In the Washington Post, Emma Brown reports on a behind the scenes decision about how to score last year’s new, more difficult tests in the District of Columbia Public Schools (DCPS) and the District’s charter schools.
To make a long story short, the choice faced by the Office of the State Superintendent of Education, or OSSE, which oversees testing in the District, was about how to convert test scores into proficiency rates. The first option, put simply, was to convert them such that the proficiency bar was more “aligned” with the Common Core, thus resulting in lower aggregate proficiency rates in math, compared with last year’s (in other states, such as Kentucky and New York, rates declined markedly). The second option was to score the tests while “holding constant” the difficulty of the questions, in order to facilitate comparisons of aggregate rates with those from previous years.
OSSE chose the latter option (according to some, in a manner that was insufficiently transparent). The end result was a modest increase in proficiency rates (which DC officials absurdly called “historic”).
I don’t have a particularly strong opinion about how OSSE should have proceeded. I can see it going either way. Setting cut scores is as much a political and human judgment call as anything else.
The controversy surrounding this decision, however, is both ironic and instructive. My understanding is that the actual scale scores are comparable between years (albeit imperfectly), even with the changed tests. The issue, again, is where to set the minimum score above which students are called advanced, proficient, etc., which in turn determines the rates for each of these designations (with proficiency rates getting the most attention). Unfortunately, OSSE doesn’t report anything except the rates. This severely limits the value of their annual testing results as reported to the public.
In other words, much of this controversy is about choosing between two cut score configurations, both of which present the data in an incomplete manner. Changes in the actual average scores, though still cross-sectional and therefore not “progress” measures, arguably provide a better sense of the change in performance of the typical student than either of the cut score proposals that are on the table. Now, to be clear, OSSE would have had to make the cut score decision regardless — i.e., for the purposes of their accountability systems — and the rates can be useful too (particularly for looking at performance in a given year).
Nevertheless, had the scale scores been available, the public would not have been forced to rely solely on the rates, which depend heavily on the specification of cut scores. This whole situation is a perfect illustration of why OSSE should release scores and rates every year.
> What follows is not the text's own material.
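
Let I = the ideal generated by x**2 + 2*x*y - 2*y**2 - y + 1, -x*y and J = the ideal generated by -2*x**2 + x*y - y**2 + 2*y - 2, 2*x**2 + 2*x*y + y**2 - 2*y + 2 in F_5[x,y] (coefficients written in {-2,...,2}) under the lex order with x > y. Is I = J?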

But the other justification for the decision was described in the story as follows:
The OSSE made an unwritten commitment years ago to maintain that trend line as a way to judge progress and the effectiveness of reform efforts, said Jeffrey Noel, who oversees testing at the agency.
These types of statements are truly disturbing. In short, to whatever degree the decision was based on this “commitment,” it is based on false premises.
As we’ve discussed countless times, changes in cross-sectional proficiency rates are not measures of “progress” (they don’t follow the same group of students over time), nor are they valid as evidence that any policy or policies are “effective.” And the situation is even shakier for DCPS, where the student population is highly mobile, both for “natural reasons” (e.g., moving) and due to charter school transfers.
Every year, DC officials, as well as their counterparts in other states and districts, make these kinds of claims. And every year they are wrong in doing so. The reforms may be working, or they may not be. This is not evidence either way.*
And the same would have been true had OSSE decided to use the alternative cut scores, which, again, would have required their reporting lower proficiency rates in math. No doubt this would have resulted in more public outcry that the DC reforms are a failure.
Such an outcry would have been both unfair and inaccurate even if the tests hadn’t changed, but this year, it would have been especially ridiculous. If the tests are scored with higher standards, then aggregate results are going to look worse than they would had the standards remained constant. And, in either case, it is not valid policy evidence.
In other words, DC officials seem to be trying to evaluate their reforms using inappropriate evidence, and, perhaps, avoid criticism that is no less inappropriate.
Until the general public understands that cross-sectional proficiency rate changes are truly poor measures of student progress, and that raw changes, whether cross-sectional or longitudinal, cannot tell us much about whether policies are “working,” officials and advocates on both “sides” will keep firing empirical blanks at each other, in a battle that neither can actually win.
- Matt Di Carlo
* It bears mentioning that the rates have been largely flat for three years, and increased only modestly this year. Thus, by OSSE’s own standard of “evidence,” the conclusion would have to be that the reforms are failing. Fortunately for them, this is not a valid approach.